Direct Answer

A candidate pipeline is the set of candidates at various stages of evaluation for an open role — from initial identification through to offer stage. In executive search, a healthy pipeline typically contains 40–80 candidates at the top (longlist), 10–20 in active consideration, 4–8 in formal assessment, and 2–4 at finalist stage. Pipeline health — the rate at which candidates progress, stall, or drop — is the primary leading indicator of whether a search will close on time.

Pipeline Stages in Executive Search

An executive search pipeline moves candidates through defined stages: longlist (identified and not yet contacted), outreach (approached but not yet responded), in conversation (engaged and assessing fit), formally presented (submitted to the client), in client process (interviewing), and at offer stage.

The velocity at which candidates move through the pipeline, the conversion rates between stages, and the reasons for attrition at each stage provide the data needed to understand whether the search is on track. A search that looks active — with many candidates in the 'in conversation' stage — may still be failing if none are converting to client presentation.

Healthy Executive Search Pipeline — Benchmark

Longlist40–80 identified
Active outreach20–40 contacted
In conversation with search team10–20
Formally presented to client4–8
In client interview process2–5
At offer stage1–3

What Makes a Pipeline Healthy

A healthy executive search pipeline has three characteristics: sufficient volume at the top (enough candidates in outreach to produce the required number of presentations), reasonable conversion rates between stages (candidates progress because they are qualified, not just available), and minimal drop-off at late stages (candidates who reach final interview do not withdraw for compensation or process reasons).

Pipeline degradation — where candidates disengage, withdraw, or become unavailable — is one of the most common causes of stalled executive searches. The most frequent cause is process delays on the hiring company's side: slow feedback, long gaps between interviews, or changing requirements.

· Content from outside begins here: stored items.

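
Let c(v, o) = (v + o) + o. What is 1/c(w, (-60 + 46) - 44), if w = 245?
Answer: 1/129 ≈ 0.0077519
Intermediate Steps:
c(v, o) = v + 2*o (c(v, o) = (o + v) + o = v + 2*o)
1/c(w, (-60 + 46) - 44) = 1/(245 + 2*((-60 + 46) - 44)) = 1/(245 + 2*(-14 - 44)) = 1/(245 + 2*(-58)) = 1/(245 - 116) = 1/129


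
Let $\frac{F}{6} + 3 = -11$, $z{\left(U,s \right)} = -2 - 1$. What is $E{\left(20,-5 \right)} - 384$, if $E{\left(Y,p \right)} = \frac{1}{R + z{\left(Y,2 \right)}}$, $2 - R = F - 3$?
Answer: $- \frac{33023}{86} \approx -383.99$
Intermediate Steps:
$z{\left(U,s \right)} = -3$ ($z{\left(U,s \right)} = -2 - 1 = -3$)
$F = -84$ ($F = -18 + 6 \left(-11\right) = -18 - 66 = -84$)
$R = 89$ ($R = 2 - \left(-84 - 3\right) = 2 - -87 = 2 + 87 = 89$)
$E{\left(Y,p \right)} = \frac{1}{86}$ ($E{\left(Y,p \right)} = \frac{1}{89 - 3} = \frac{1}{86}$)
$E{\left(20,-5 \right)} - 384 = \frac{1}{86} - 384 = - \frac{33023}{86}$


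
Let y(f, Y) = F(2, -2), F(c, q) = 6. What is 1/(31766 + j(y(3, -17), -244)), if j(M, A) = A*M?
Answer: 1/30302 ≈ 3.3001e-5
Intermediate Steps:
y(f, Y) = 6
1/(31766 + j(y(3, -17), -244)) = 1/(31766 - 244*6) = 1/(31766 - 1464) = 1/30302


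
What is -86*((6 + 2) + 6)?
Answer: -1204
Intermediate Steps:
-86*((6 + 2) + 6) = -86*(8 + 6) = -86*14 = -1204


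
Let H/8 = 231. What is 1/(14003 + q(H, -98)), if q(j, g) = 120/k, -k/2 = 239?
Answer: 239/3346657 ≈ 7.1415e-5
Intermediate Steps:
k = -478 (k = -2*239 = -478)
H = 1848 (H = 8*231 = 1848)
q(j, g) = -60/239 (q(j, g) = 120/(-478) = 120*(-1/478) = -60/239)
1/(14003 + q(H, -98)) = 1/(14003 - 60/239) = 1/(3346657/239) = 239/3346657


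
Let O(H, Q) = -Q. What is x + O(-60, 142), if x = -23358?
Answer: -23500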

“Most hiring managers see the pipeline as a list of names in stages. In reality it's a system with conversion rates, drop-off points, and decay curves. Managing it requires understanding why candidates don't progress — not just tracking that they don't.”

Pipeline Management vs Pipeline Tracking

Most companies track their pipeline — they know how many candidates are at each stage. Far fewer actively manage it, meaning they proactively address the reasons candidates stall or withdraw, keep warm candidates engaged between stages, and flag pipeline risks to the hiring team before they become blockers.

Active pipeline management is one of the key value-adds of a retained executive search firm. Majhi Group provides weekly pipeline status updates on every mandate, tracking stage-by-stage conversion and flagging candidates who are at risk of withdrawing before the hiring team loses them.